My friend and I were talking yesterday, wide-ranging. We were speaking of death terror and the Tibetan Book of the Dead, of Meditation and Psychotherapy. A central issue here was the nature of the terror: was it of physical mortality? Is that which drives us to cloak ourselves in our characterological defensive postures? Or is the terror more Ego driven; do we hide from it in order to deny the meaninglessness of our life experiences?
From the beginning of man and his/her endeavors to make sense of the world, there have been attempts to deny our aloneness through acknowledging a higher Power, be it the Sun or the sun as a representation of that which has ever said “ I AM “. In “The Denial of Death” Becker has shown a courageous light on our historical attempts to appear heroic, to be more than animal, more than mortal. And yet, when presenting his personal solution to our predicament, Becker agrees with all of humanities` strivings; the solution to the terror of finitude is a bowing, a giving-in to That which has made us.

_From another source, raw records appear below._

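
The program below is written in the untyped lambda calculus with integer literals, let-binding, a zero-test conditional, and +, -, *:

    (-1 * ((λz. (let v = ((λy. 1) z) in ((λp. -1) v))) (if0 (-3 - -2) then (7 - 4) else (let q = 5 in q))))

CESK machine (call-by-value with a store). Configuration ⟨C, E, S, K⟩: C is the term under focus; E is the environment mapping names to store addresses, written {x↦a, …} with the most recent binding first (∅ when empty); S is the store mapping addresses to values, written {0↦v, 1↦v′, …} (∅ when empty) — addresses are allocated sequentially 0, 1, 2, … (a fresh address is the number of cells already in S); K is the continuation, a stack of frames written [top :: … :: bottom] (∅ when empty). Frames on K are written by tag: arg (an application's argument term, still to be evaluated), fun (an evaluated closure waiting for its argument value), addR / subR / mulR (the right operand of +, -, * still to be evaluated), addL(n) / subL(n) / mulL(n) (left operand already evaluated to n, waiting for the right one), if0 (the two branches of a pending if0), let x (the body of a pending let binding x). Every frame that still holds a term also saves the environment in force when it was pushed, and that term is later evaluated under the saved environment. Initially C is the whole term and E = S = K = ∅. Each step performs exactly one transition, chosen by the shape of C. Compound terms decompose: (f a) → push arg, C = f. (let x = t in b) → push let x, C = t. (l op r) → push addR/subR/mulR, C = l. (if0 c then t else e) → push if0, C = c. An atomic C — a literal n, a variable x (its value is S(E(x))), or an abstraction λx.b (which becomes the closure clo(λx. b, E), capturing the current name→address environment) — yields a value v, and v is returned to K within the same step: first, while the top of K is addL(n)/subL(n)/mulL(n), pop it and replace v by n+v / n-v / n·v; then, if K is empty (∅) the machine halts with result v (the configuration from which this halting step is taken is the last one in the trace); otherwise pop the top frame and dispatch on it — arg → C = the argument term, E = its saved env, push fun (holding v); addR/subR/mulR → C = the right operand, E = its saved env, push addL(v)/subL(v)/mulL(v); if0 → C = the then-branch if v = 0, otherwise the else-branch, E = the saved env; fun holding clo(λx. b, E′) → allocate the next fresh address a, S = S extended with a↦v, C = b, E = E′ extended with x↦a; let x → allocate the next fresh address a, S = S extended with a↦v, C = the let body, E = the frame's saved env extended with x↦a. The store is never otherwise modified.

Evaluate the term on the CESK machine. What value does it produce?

[0] [C=(-1 * ((λz. (let v = ((λy. 1) z) in ((λp. -1) v))) (if0 (-3 - -2) then (7 - 4) else (let q = 5 in q)))) | E=∅ | S=∅ | K=∅]
[1] [C=-1 | E=∅ | S=∅ | K=[mulR]]
[2] [C=((λz. (let v = ((λy. 1) z) in ((λp. -1) v))) (if0 (-3 - -2) then (7 - 4) else (let q = 5 in q))) | E=∅ | S=∅ | K=[mulL(-1)]]
[3] [C=(λz. (let v = ((λy. 1) z) in ((λp. -1) v))) | E=∅ | S=∅ | K=[arg :: mulL(-1)]]
[4] [C=(if0 (-3 - -2) then (7 - 4) else (let q = 5 in q)) | E=∅ | S=∅ | K=[fun :: mulL(-1)]]
[5] [C=(-3 - -2) | E=∅ | S=∅ | K=[if0 :: fun :: mulL(-1)]]
[6] [C=-3 | E=∅ | S=∅ | K=[subR :: if0 :: fun :: mulL(-1)]]
[7] [C=-2 | E=∅ | S=∅ | K=[subL(-3) :: if0 :: fun :: mulL(-1)]]
[8] [C=(let q = 5 in q) | E=∅ | S=∅ | K=[fun :: mulL(-1)]]
[9] [C=5 | E=∅ | S=∅ | K=[let q :: fun :: mulL(-1)]]
[10] [C=q | E={q↦0} | S={0↦5} | K=[fun :: mulL(-1)]]
[11] [C=(let v = ((λy. 1) z) in ((λp. -1) v)) | E={z↦1} | S={0↦5, 1↦5} | K=[mulL(-1)]]
[12] [C=((λy. 1) z) | E={z↦1} | S={0↦5, 1↦5} | K=[let v :: mulL(-1)]]
[13] [C=(λy. 1) | E={z↦1} | S={0↦5, 1↦5} | K=[arg :: let v :: mulL(-1)]]
[14] [C=z | E={z↦1} | S={0↦5, 1↦5} | K=[fun :: let v :: mulL(-1)]]
[15] [C=1 | E={y↦2, z↦1} | S={0↦5, 1↦5, 2↦5} | K=[let v :: mulL(-1)]]
[16] [C=((λp. -1) v) | E={v↦3, z↦1} | S={0↦5, 1↦5, 2↦5, 3↦1} | K=[mulL(-1)]]
[17] [C=(λp. -1) | E={v↦3, z↦1} | S={0↦5, 1↦5, 2↦5, 3↦1} | K=[arg :: mulL(-1)]]
[18] [C=v | E={v↦3, z↦1} | S={0↦5, 1↦5, 2↦5, 3↦1} | K=[fun :: mulL(-1)]]
[19] [C=-1 | E={p↦4, v↦3, z↦1} | S={0↦5, 1↦5, 2↦5, 3↦1, 4↦1} | K=[mulL(-1)]]
→ final value 1

Answer: 1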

As we spoke, it became clear to us that the philosophy behind psychotherapy and meditation, expressed in metaphor, acknowledges the same central truth. In meditation, each person is given something to concentrate on; a mantra, breathing, etc. When the “heaviness” of their thinking becomes alarming, the person has a safe haven on which to concentrate, thereby becoming attuned to the absence of distress. The same principle is what psychotherapy attempts to teach: in metaphor, the essence of “wellness” is having a picture, a thought, a “lightbulb” that is instantaneously available to us. This “lightbulb” should continually have less of an ideational component as we approach “wellness”. In essence, mental health can best be defined as that mental state that continually attempts to deny energy to thoughts that exist for no reason other than to cause us pain.